File Allocation Tables
Sectors 1 and 2 each contain a copy of the File Allocation Table (FAT). The purpose of the File Allocation Table is to keep track of which “cluster” is allocated to which file’s data in the data region of the disk. On an original IBM PC floppy a “cluster” would map onto exactly a single sector of data. The idea behind having two copies of the FAT originally was to have a backup in case the primary table got damaged. This idea didn’t exactly pan out in practice due to the inability of a disk recovery utility to conclusively determine which of the FAT’s was the damaged one at any one time. Regardless, keeping two copies of the FAT is a practice that remains with it to this very day even though recovery utilities generally don’t do much with them.
Root directory
Sector 3, 4, 5 and 6 are occupied by the root directory. This is sequential table of contents for the floppy. Each entry in the root directory occupies
32 bytes. The root directory occupying 4 sectors adds up to 32 entries in the root directory. That’s also where the ability for IBM PC-DOS 1.00 to
store files ends: there is no MKDIR
command in PC-DOS 1.00 yet, so you can’t create directories/folders yet. After storing 32 files, the disk
reports as full because the root directory is out of entries, even though the data region may still have sectors available.

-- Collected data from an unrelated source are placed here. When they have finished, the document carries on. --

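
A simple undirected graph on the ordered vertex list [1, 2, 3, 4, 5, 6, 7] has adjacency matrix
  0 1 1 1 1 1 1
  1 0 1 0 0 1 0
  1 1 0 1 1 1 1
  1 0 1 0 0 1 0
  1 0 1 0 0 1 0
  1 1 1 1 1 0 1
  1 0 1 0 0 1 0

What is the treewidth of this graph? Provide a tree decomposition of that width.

Each bag holds 4 vertices, so the decomposition has width 3, which upper-bounds the treewidth. For the lower bound, the 4 vertices {1, 2, 3, 6} are pairwise adjacent, and any tree decomposition puts a clique entirely inside one bag — forcing width ≥ 3. Hence tw(G) = 3 exactly.

Treewidth 3.
Bags: B1 = {1, 3, 6, 7}  B2 = {1, 3, 5, 6}  B3 = {1, 2, 3, 6}  B4 = {1, 3, 4, 6}
Tree: B1–B2, B2–B3, B2–B4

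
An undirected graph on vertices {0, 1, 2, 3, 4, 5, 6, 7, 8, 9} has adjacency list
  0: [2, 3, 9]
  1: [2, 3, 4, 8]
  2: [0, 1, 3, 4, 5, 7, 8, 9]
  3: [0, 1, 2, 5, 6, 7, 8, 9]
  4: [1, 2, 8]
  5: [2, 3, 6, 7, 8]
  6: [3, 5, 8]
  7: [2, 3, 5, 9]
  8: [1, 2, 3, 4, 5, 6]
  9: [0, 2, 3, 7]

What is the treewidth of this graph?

3

A width-3 tree decomposition is:
Bags: B1 = {2, 3, 5, 8}  B2 = {2, 3, 5, 7}  B3 = {1, 2, 3, 8}  B4 = {2, 3, 7, 9}  B5 = {0, 2, 3, 9}  B6 = {3, 5, 6, 8}  B7 = {1, 2, 4, 8}
Tree: B1–B2, B1–B3, B2–B4, B4–B5, B1–B6, B3–B7
Each bag holds 4 vertices, so the decomposition has width 3, which upper-bounds the treewidth. On the other hand G contains the 4-clique {0, 2, 3, 9}. A clique must lie in a single bag of any decomposition, so no decomposition can have width below 3. Combining the bounds, tw(G) = 3.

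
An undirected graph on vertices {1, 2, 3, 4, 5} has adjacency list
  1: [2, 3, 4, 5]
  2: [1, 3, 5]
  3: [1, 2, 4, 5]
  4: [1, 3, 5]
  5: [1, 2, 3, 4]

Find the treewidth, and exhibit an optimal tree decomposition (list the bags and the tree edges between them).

Treewidth 3.
Bags: B1 = {1, 3, 4, 5}  B2 = {1, 2, 3, 5}
Tree: B1–B2

The largest bag has 4 vertices, giving width 3; this decomposition certifies tw(G) ≤ 3. On the other hand G contains the 4-clique {1, 2, 3, 5}. A clique must lie in a single bag of any decomposition, so no decomposition can have width below 3. Hence tw(G) = 3 exactly.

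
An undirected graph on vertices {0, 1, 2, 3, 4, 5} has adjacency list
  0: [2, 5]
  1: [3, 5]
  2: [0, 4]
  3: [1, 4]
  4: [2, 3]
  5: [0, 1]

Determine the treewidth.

2

A width-2 tree decomposition is:
Bags: B1 = {2, 3, 4}  B2 = {0, 2, 3}  B3 = {0, 3, 5}  B4 = {1, 3, 5}
Tree: B1–B2, B2–B3, B3–B4
Every bag has size at most 3, so the width is 3 − 1 = 2 and tw(G) ≤ 2. Since 3–4–2–0–5–1–3 is a cycle in G, G is not acyclic. Forests are exactly the graphs of treewidth ≤ 1, so tw(G) ≥ 2. The upper and lower bounds meet at 2, so that is the treewidth.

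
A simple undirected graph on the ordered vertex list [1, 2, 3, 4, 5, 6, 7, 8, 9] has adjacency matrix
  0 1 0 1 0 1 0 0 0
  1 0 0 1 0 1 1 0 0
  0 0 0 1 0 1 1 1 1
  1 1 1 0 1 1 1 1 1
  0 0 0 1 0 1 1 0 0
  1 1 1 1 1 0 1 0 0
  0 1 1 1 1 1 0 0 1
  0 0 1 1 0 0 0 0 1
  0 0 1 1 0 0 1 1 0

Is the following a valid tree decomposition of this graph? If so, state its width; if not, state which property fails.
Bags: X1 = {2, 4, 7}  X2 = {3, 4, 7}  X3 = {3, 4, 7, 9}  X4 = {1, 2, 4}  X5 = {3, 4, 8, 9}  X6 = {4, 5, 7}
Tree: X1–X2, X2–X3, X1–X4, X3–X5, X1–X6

A tree decomposition must satisfy three properties: every vertex lies in some bag; for every edge, both endpoints lie together in some bag; and for every vertex, the bags containing it form a connected subtree. Here vertex 6 appears in no bag, so the decomposition is invalid.

No — vertex 6 appears in no bag.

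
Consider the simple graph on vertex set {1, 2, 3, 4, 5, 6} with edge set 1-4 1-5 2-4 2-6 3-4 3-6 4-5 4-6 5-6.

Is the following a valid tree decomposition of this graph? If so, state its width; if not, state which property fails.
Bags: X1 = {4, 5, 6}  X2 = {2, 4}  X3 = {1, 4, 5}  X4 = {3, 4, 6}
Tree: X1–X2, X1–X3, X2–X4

A tree decomposition must satisfy three properties: every vertex lies in some bag; for every edge, both endpoints lie together in some bag; and for every vertex, the bags containing it form a connected subtree. Here edge (6,2) lies in no bag, so the decomposition is invalid.

No — edge (6,2) lies in no bag.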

An empty root directory in later implementations of FAT file systems can simply be bytes set to a value of zero. In the case of IBM we’re dealing
with a corporate behemoth that had very specific ideas on how computers were supposed to work. They invented considerable chunks of the field so
that should come as no surprise. In order for a floppy to be usable on an IBM PC, the root directory gets filled with empty placeholder entries that
start with a byte of 0xE5
, which is the marker for a file or subdirectory that is deleted. Semantically it implies that something existed
in this place before, but not anymore. The rest of the 32 bytes for each entry are filled with 0xF6
, which is the standard filler byte that
IBM used on its bigger systems to indicate “empty space” on storage systems at the time.
The data region
Right after the root directory you’ll find the data region. These are empty sectors that will contain the actual contents of the files you write
to the floppy. Contrary to later FAT implementations, IBM also wipes all of this with the same 0xF6
filler bytes, even though that is not
technically required. Setting the cluster value to zero in the FAT should be enough to mark the space in the data region as available and changing
the first character of the root directory entry to 0xE5
marks it as effectively “deleted”. In later FAT implementations this would allow
tools to effectively “undelete” files or even “unformat” whole disks. Not so on the early IBM PC: once you format a disk, it’s all wiped into
oblivion. While this is a clean approach and prevents confidential data from lingering on a disk, it does put an extra responsibility on the
operator of the machine: a format is final.